Rusya Dışişleri Bakanlığı’nda büyükelçilerle gerçekleştirdiği toplantıda Devlet Başkanı V. Putin, Türkiye’nin Rus uçağının düşürülmesi nedeniyle özür dilediğini söyledi.
Putin “Bu ülkenin cumhurbaşkanıyla dün görüşmem oldu. Bu hususu dikkate alarak Türkiye ile aramızdaki ilişkileri normalleştirme sürecini çalıştırma kararını almış bulunuyoruz” açıklaması yaptı…

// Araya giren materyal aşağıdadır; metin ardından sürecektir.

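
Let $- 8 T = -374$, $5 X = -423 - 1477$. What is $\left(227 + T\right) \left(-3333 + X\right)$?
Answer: $- \frac{4065735}{4} \approx -1.0164 \cdot 10^{6}$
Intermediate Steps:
$X = -380$ ($X = \frac{-423 - 1477}{5} = \frac{1}{5} \left(-1900\right) = -380$)
$T = \frac{187}{4}$ ($T = \left(- \frac{1}{8}\right) \left(-374\right) = \frac{187}{4} \approx 46.75$)
$\left(227 + T\right) \left(-3333 + X\right) = \left(227 + \frac{187}{4}\right) \left(-3333 - 380\right) = \frac{1095}{4} \left(-3713\right) = - \frac{4065735}{4}$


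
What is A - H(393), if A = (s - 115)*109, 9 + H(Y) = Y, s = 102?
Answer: -1801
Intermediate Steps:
H(Y) = -9 + Y
A = -1417 (A = (102 - 115)*109 = -13*109 = -1417)
A - H(393) = -1417 - (-9 + 393) = -1417 - 1*384 = -1417 - 384 = -1801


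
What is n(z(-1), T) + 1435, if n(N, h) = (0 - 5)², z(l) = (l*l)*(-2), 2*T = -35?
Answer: 1460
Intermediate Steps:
T = -35/2 (T = (½)*(-35) = -35/2 ≈ -17.500)
z(l) = -2*l² (z(l) = l²*(-2) = -2*l²)
n(N, h) = 25 (n(N, h) = (-5)² = 25)
n(z(-1), T) + 1435 = 25 + 1435 = 1460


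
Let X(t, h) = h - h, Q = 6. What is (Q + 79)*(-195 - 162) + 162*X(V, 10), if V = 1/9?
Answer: -30345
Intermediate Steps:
V = ⅑ ≈ 0.11111
X(t, h) = 0
(Q + 79)*(-195 - 162) + 162*X(V, 10) = (6 + 79)*(-195 - 162) + 162*0 = 85*(-357) + 0 = -30345 + 0 = -30345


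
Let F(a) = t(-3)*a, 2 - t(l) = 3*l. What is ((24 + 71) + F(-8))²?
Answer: 49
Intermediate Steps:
t(l) = 2 - 3*l
F(a) = 11*a (F(a) = (2 - 3*(-3))*a = (2 + 9)*a = 11*a)
((24 + 71) + F(-8))² = ((24 + 71) + 11*(-8))² = (95 - 88)² = 7² = 49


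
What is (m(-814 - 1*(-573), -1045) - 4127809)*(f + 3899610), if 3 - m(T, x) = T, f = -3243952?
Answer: -2706271012770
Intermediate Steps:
m(T, x) = 3 - T
(m(-814 - 1*(-573), -1045) - 4127809)*(f + 3899610) = ((3 - (-814 - 1*(-573))) - 4127809)*(-3243952 + 3899610) = ((3 - (-814 + 573)) - 4127809)*655658 = ((3 - 1*(-241)) - 4127809)*655658 = ((3 + 241) - 4127809)*655658 = (244 - 4127809)*655658 = -4127565*655658 = -2706271012770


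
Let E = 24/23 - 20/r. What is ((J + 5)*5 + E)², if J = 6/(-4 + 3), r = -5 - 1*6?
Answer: 292681/64009 ≈ 4.5725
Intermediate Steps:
r = -11 (r = -5 - 6 = -11)
E = 724/253 (E = 24/23 - 20/(-11) = 24*(1/23) - 20*(-1/11) = 24/23 + 20/11 = 724/253 ≈ 2.8617)
J = -6 (J = 6/(-1) = -1*6 = -6)
((J + 5)*5 + E)² = ((-6 + 5)*5 + 724/253)² = (-1*5 + 724/253)² = (-5 + 724/253)² = (-541/253)² = 292681/64009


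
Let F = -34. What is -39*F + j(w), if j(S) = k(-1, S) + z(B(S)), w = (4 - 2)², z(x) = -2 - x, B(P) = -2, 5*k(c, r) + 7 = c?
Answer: 6622/5 ≈ 1324.4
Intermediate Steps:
k(c, r) = -7/5 + c/5
w = 4 (w = 2² = 4)
j(S) = -8/5 (j(S) = (-7/5 + (⅕)*(-1)) + (-2 - 1*(-2)) = (-7/5 - ⅕) + (-2 + 2) = -8/5 + 0 = -8/5)
-39*F + j(w) = -39*(-34) - 8/5 = 1326 - 8/5 = 6622/5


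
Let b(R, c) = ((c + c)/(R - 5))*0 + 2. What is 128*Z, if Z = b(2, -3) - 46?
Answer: -5632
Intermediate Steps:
b(R, c) = 2 (b(R, c) = ((2*c)/(-5 + R))*0 + 2 = (2*c/(-5 + R))*0 + 2 = 0 + 2 = 2)
Z = -44 (Z = 2 - 46 = -44)
128*Z = 128*(-44) = -5632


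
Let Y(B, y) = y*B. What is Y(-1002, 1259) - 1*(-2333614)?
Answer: 1072096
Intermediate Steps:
Y(B, y) = B*y
Y(-1002, 1259) - 1*(-2333614) = -1002*1259 - 1*(-2333614) = -1261518 + 2333614 = 1072096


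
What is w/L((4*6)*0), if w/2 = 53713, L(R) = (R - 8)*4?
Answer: -53713/16 ≈ -3357.1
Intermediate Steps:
L(R) = -32 + 4*R (L(R) = (-8 + R)*4 = -32 + 4*R)
w = 107426 (w = 2*53713 = 107426)
w/L((4*6)*0) = 107426/(-32 + 4*((4*6)*0)) = 107426/(-32 + 4*(24*0)) = 107426/(-32 + 4*0) = 107426/(-32 + 0) = 107426/(-32) = 107426*(-1/32) = -53713/16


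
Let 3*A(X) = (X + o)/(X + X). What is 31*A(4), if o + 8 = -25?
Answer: -899/24 ≈ -37.458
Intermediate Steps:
o = -33 (o = -8 - 25 = -33)
A(X) = (-33 + X)/(6*X) (A(X) = ((X - 33)/(X + X))/3 = ((-33 + X)/((2*X)))/3 = ((-33 + X)*(1/(2*X)))/3 = ((-33 + X)/(2*X))/3 = (-33 + X)/(6*X))
31*A(4) = 31*((⅙)*(-33 + 4)/4) = 31*((⅙)*(¼)*(-29)) = 31*(-29/24) = -899/24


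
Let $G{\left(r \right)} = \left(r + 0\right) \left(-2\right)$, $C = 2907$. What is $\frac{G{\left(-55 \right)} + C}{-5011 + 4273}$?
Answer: $- \frac{3017}{738} \approx -4.0881$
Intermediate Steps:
$G{\left(r \right)} = - 2 r$ ($G{\left(r \right)} = r \left(-2\right) = - 2 r$)
$\frac{G{\left(-55 \right)} + C}{-5011 + 4273} = \frac{\left(-2\right) \left(-55\right) + 2907}{-5011 + 4273} = \frac{110 + 2907}{-738} = 3017 \left(- \frac{1}{738}\right) = - \frac{3017}{738}$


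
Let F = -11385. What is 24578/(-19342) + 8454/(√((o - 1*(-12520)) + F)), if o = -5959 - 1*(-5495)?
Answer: -12289/9671 + 8454*√671/671 ≈ 325.09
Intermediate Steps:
o = -464 (o = -5959 + 5495 = -464)
24578/(-19342) + 8454/(√((o - 1*(-12520)) + F)) = 24578/(-19342) + 8454/(√((-464 - 1*(-12520)) - 11385)) = 24578*(-1/19342) + 8454/(√((-464 + 12520) - 11385)) = -12289/9671 + 8454/(√(12056 - 11385)) = -12289/9671 + 8454/(√671) = -12289/9671 + 8454*(√671/671) = -12289/9671 + 8454*√671/671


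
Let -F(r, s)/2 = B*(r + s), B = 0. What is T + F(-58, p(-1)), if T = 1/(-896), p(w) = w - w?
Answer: -1/896 ≈ -0.0011161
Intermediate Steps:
p(w) = 0
F(r, s) = 0 (F(r, s) = -0*(r + s) = -2*0 = 0)
T = -1/896 ≈ -0.0011161
T + F(-58, p(-1)) = -1/896 + 0 = -1/896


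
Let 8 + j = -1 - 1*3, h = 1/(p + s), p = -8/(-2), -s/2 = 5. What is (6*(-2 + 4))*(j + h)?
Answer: -146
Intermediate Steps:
s = -10 (s = -2*5 = -10)
p = 4 (p = -8*(-½) = 4)
h = -⅙ (h = 1/(4 - 10) = 1/(-6) = -⅙ ≈ -0.16667)
j = -12 (j = -8 + (-1 - 1*3) = -8 + (-1 - 3) = -8 - 4 = -12)
(6*(-2 + 4))*(j + h) = (6*(-2 + 4))*(-12 - ⅙) = (6*2)*(-73/6) = 12*(-73/6) = -146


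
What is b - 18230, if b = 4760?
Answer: -13470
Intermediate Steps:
b - 18230 = 4760 - 18230 = -13470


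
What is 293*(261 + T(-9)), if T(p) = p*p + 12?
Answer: 103722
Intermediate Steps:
T(p) = 12 + p**2 (T(p) = p**2 + 12 = 12 + p**2)
293*(261 + T(-9)) = 293*(261 + (12 + (-9)**2)) = 293*(261 + (12 + 81)) = 293*(261 + 93) = 293*354 = 103722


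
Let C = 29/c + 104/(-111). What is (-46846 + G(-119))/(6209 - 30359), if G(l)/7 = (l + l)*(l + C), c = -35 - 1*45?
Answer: -681863507/107226000 ≈ -6.3591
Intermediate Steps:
c = -80 (c = -35 - 45 = -80)
C = -11539/8880 (C = 29/(-80) + 104/(-111) = 29*(-1/80) + 104*(-1/111) = -29/80 - 104/111 = -11539/8880 ≈ -1.2994)
G(l) = 14*l*(-11539/8880 + l) (G(l) = 7*((l + l)*(l - 11539/8880)) = 7*((2*l)*(-11539/8880 + l)) = 7*(2*l*(-11539/8880 + l)) = 14*l*(-11539/8880 + l))
(-46846 + G(-119))/(6209 - 30359) = (-46846 + (7/4440)*(-119)*(-11539 + 8880*(-119)))/(6209 - 30359) = (-46846 + (7/4440)*(-119)*(-11539 - 1056720))/(-24150) = (-46846 + (7/4440)*(-119)*(-1068259))*(-1/24150) = (-46846 + 889859747/4440)*(-1/24150) = (681863507/4440)*(-1/24150) = -681863507/107226000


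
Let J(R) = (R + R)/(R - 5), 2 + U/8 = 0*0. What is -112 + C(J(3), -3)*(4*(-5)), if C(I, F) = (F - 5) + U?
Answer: 368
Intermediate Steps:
U = -16 (U = -16 + 8*(0*0) = -16 + 8*0 = -16 + 0 = -16)
J(R) = 2*R/(-5 + R) (J(R) = (2*R)/(-5 + R) = 2*R/(-5 + R))
C(I, F) = -21 + F (C(I, F) = (F - 5) - 16 = (-5 + F) - 16 = -21 + F)
-112 + C(J(3), -3)*(4*(-5)) = -112 + (-21 - 3)*(4*(-5)) = -112 - 24*(-20) = -112 + 480 = 368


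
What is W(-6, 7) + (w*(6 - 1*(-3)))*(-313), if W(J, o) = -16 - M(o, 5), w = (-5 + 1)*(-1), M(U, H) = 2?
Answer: -11286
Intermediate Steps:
w = 4 (w = -4*(-1) = 4)
W(J, o) = -18 (W(J, o) = -16 - 1*2 = -16 - 2 = -18)
W(-6, 7) + (w*(6 - 1*(-3)))*(-313) = -18 + (4*(6 - 1*(-3)))*(-313) = -18 + (4*(6 + 3))*(-313) = -18 + (4*9)*(-313) = -18 + 36*(-313) = -18 - 11268 = -11286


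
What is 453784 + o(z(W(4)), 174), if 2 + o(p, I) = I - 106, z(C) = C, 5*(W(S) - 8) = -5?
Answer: 453850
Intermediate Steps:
W(S) = 7 (W(S) = 8 + (⅕)*(-5) = 8 - 1 = 7)
o(p, I) = -108 + I (o(p, I) = -2 + (I - 106) = -2 + (-106 + I) = -108 + I)
453784 + o(z(W(4)), 174) = 453784 + (-108 + 174) = 453784 + 66 = 453850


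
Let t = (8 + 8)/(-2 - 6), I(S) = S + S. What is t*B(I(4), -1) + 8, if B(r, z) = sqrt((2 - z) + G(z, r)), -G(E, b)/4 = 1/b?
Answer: 8 - sqrt(10) ≈ 4.8377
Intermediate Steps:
I(S) = 2*S
t = -2 (t = 16/(-8) = 16*(-1/8) = -2)
G(E, b) = -4/b
B(r, z) = sqrt(2 - z - 4/r) (B(r, z) = sqrt((2 - z) - 4/r) = sqrt(2 - z - 4/r))
t*B(I(4), -1) + 8 = -2*sqrt(2 - 1*(-1) - 4/(2*4)) + 8 = -2*sqrt(2 + 1 - 4/8) + 8 = -2*sqrt(2 + 1 - 4*1/8) + 8 = -2*sqrt(2 + 1 - 1/2) + 8 = -sqrt(10) + 8 = 8 - sqrt(10)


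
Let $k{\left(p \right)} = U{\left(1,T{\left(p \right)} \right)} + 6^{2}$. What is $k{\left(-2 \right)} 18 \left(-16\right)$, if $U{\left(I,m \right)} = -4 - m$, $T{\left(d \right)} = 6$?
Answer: $-7488$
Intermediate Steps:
$k{\left(p \right)} = 26$ ($k{\left(p \right)} = \left(-4 - 6\right) + 6^{2} = \left(-4 - 6\right) + 36 = -10 + 36 = 26$)
$k{\left(-2 \right)} 18 \left(-16\right) = 26 \cdot 18 \left(-16\right) = 468 \left(-16\right) = -7488$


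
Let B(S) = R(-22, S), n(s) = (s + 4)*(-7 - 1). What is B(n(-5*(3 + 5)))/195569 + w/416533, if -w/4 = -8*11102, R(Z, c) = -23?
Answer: 232337943/272444623 ≈ 0.85279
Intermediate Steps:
w = 355264 (w = -(-32)*11102 = -4*(-88816) = 355264)
n(s) = -32 - 8*s (n(s) = (4 + s)*(-8) = -32 - 8*s)
B(S) = -23
B(n(-5*(3 + 5)))/195569 + w/416533 = -23/195569 + 355264/416533 = -23*1/195569 + 355264*(1/416533) = -1/8503 + 27328/32041 = 232337943/272444623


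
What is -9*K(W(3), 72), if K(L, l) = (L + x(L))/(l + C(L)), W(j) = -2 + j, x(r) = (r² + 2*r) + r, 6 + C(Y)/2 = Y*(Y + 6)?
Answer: -45/74 ≈ -0.60811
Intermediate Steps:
C(Y) = -12 + 2*Y*(6 + Y) (C(Y) = -12 + 2*(Y*(Y + 6)) = -12 + 2*(Y*(6 + Y)) = -12 + 2*Y*(6 + Y))
x(r) = r² + 3*r
K(L, l) = (L + L*(3 + L))/(-12 + l + 2*L² + 12*L) (K(L, l) = (L + L*(3 + L))/(l + (-12 + 2*L² + 12*L)) = (L + L*(3 + L))/(-12 + l + 2*L² + 12*L))
-9*K(W(3), 72) = -9*(-2 + 3)*(4 + (-2 + 3))/(-12 + 72 + 2*(-2 + 3)² + 12*(-2 + 3)) = -9*(4 + 1)/(-12 + 72 + 2*1² + 12*1) = -9*5/(-12 + 72 + 2*1 + 12) = -9*5/(-12 + 72 + 2 + 12) = -9*5/74 = -45/74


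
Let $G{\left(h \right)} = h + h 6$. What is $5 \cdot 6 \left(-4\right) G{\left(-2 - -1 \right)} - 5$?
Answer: $835$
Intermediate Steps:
$G{\left(h \right)} = 7 h$ ($G{\left(h \right)} = h + 6 h = 7 h$)
$5 \cdot 6 \left(-4\right) G{\left(-2 - -1 \right)} - 5 = 5 \cdot 6 \left(-4\right) 7 \left(-2 - -1\right) - 5 = 30 \left(-4\right) 7 \left(-2 + 1\right) - 5 = - 120 \cdot 7 \left(-1\right) - 5 = \left(-120\right) \left(-7\right) - 5 = 840 - 5 = 835$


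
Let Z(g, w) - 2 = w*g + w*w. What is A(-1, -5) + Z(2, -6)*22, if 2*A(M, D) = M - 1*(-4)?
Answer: 1147/2 ≈ 573.50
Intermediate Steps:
Z(g, w) = 2 + w² + g*w (Z(g, w) = 2 + (w*g + w*w) = 2 + (g*w + w²) = 2 + (w² + g*w) = 2 + w² + g*w)
A(M, D) = 2 + M/2 (A(M, D) = (M - 1*(-4))/2 = (M + 4)/2 = (4 + M)/2 = 2 + M/2)
A(-1, -5) + Z(2, -6)*22 = (2 + (½)*(-1)) + (2 + (-6)² + 2*(-6))*22 = (2 - ½) + (2 + 36 - 12)*22 = 3/2 + 26*22 = 3/2 + 572 = 1147/2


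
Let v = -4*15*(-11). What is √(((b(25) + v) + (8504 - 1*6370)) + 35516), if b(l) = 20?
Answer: √38330 ≈ 195.78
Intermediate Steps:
v = 660 (v = -60*(-11) = 660)
√(((b(25) + v) + (8504 - 1*6370)) + 35516) = √(((20 + 660) + (8504 - 1*6370)) + 35516) = √((680 + (8504 - 6370)) + 35516) = √((680 + 2134) + 35516) = √(2814 + 35516) = √38330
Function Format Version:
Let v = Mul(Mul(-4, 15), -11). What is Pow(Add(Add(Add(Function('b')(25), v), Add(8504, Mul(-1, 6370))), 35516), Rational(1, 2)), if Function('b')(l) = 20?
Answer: Pow(38330, Rational(1, 2)) ≈ 195.78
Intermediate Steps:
v = 660 (v = Mul(-60, -11) = 660)
Pow(Add(Add(Add(Function('b')(25), v), Add(8504, Mul(-1, 6370))), 35516), Rational(1, 2)) = Pow(Add(Add(Add(20, 660), Add(8504, Mul(-1, 6370))), 35516), Rational(1, 2)) = Pow(Add(Add(680, Add(8504, -6370)), 35516), Rational(1, 2)) = Pow(Add(Add(680, 2134), 35516), Rational(1, 2)) = Pow(Add(2814, 35516), Rational(1, 2)) = Pow(38330, Rational(1, 2))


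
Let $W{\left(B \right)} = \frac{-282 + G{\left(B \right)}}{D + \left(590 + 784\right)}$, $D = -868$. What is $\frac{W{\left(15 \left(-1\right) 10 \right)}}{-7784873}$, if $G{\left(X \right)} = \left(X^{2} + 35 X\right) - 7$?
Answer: $- \frac{16961}{3939145738} \approx -4.3058 \cdot 10^{-6}$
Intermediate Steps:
$G{\left(X \right)} = -7 + X^{2} + 35 X$
$W{\left(B \right)} = - \frac{289}{506} + \frac{B^{2}}{506} + \frac{35 B}{506}$ ($W{\left(B \right)} = \frac{-282 + \left(-7 + B^{2} + 35 B\right)}{-868 + \left(590 + 784\right)} = \frac{-289 + B^{2} + 35 B}{-868 + 1374} = \frac{-289 + B^{2} + 35 B}{506} = \left(-289 + B^{2} + 35 B\right) \frac{1}{506} = - \frac{289}{506} + \frac{B^{2}}{506} + \frac{35 B}{506}$)
$\frac{W{\left(15 \left(-1\right) 10 \right)}}{-7784873} = \frac{- \frac{289}{506} + \frac{\left(15 \left(-1\right) 10\right)^{2}}{506} + \frac{35 \cdot 15 \left(-1\right) 10}{506}}{-7784873} = \left(- \frac{289}{506} + \frac{\left(\left(-15\right) 10\right)^{2}}{506} + \frac{35 \left(\left(-15\right) 10\right)}{506}\right) \left(- \frac{1}{7784873}\right) = \left(- \frac{289}{506} + \frac{\left(-150\right)^{2}}{506} + \frac{35}{506} \left(-150\right)\right) \left(- \frac{1}{7784873}\right) = \left(- \frac{289}{506} + \frac{1}{506} \cdot 22500 - \frac{2625}{253}\right) \left(- \frac{1}{7784873}\right) = \left(- \frac{289}{506} + \frac{11250}{253} - \frac{2625}{253}\right) \left(- \frac{1}{7784873}\right) = \frac{16961}{506} \left(- \frac{1}{7784873}\right) = - \frac{16961}{3939145738}$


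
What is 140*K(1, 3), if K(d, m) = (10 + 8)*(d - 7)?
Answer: -15120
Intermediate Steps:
K(d, m) = -126 + 18*d (K(d, m) = 18*(-7 + d) = -126 + 18*d)
140*K(1, 3) = 140*(-126 + 18*1) = 140*(-126 + 18) = 140*(-108) = -15120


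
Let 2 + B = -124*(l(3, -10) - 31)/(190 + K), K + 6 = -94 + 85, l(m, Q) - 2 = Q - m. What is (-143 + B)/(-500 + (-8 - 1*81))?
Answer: 2881/14725 ≈ 0.19565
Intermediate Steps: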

Ne ki, bu açıklama son yıllarda ulusal güvenliğine ciddi yatırımlar yapan ve büyük riskler alan Rusya’yı hiç anlatmadı!
*
ABD ve müttefiklerinin enerji kaynaklarını kontrol etmek üzere geliştirdikleri jeopolitikler, bu kaynaklara sahip ülkelerin eski Sovyetler Birliği üyesi olmaları yüzünden, Rusya’nın Transkafkasya ve Orta Asya’dan sonra Orta Doğu’da da nufuz genişletme çabalarına yol açmış,
Baltık Denizi ile Karadeniz arasındaki bölgeden, Orta Doğu’da da “Suriye İç Savaşına Siyasi Çözüm” başlığında manevra alanını genişletmişti…
*
Rusya, Suriye’de Ortadoğu’nun bölünmesini isteyen ABD, Fransa, Suudi Arabistan ve Türkiye’nin güdümünde faaliyet gösteren, dünyanın dört bir yanından bölgeye getirilen paralı askerlerden meydana getirilmiş özel bir ordu olan İŞİD’e karşı savaş veriyor.
*
Esasen bu ülkede işlenen suçların savaş hukukunun gelişmesini ivmeleyecek doğrultuda kategorize edilmesini,
Bu sistematik hukuk üzerinden BM’de yeni bir dünya statüsünün oluşmasına çaba gösteriyor.
*
ABD ise uluslararası düzenin kurucusu ve bu alanda sorumluluğunun daha fazla olduğuna dikkatle,
Son zamanda dile getirilen BM’i yeniden yapılandırma görüşünün doğru olmadığını vurguluyor.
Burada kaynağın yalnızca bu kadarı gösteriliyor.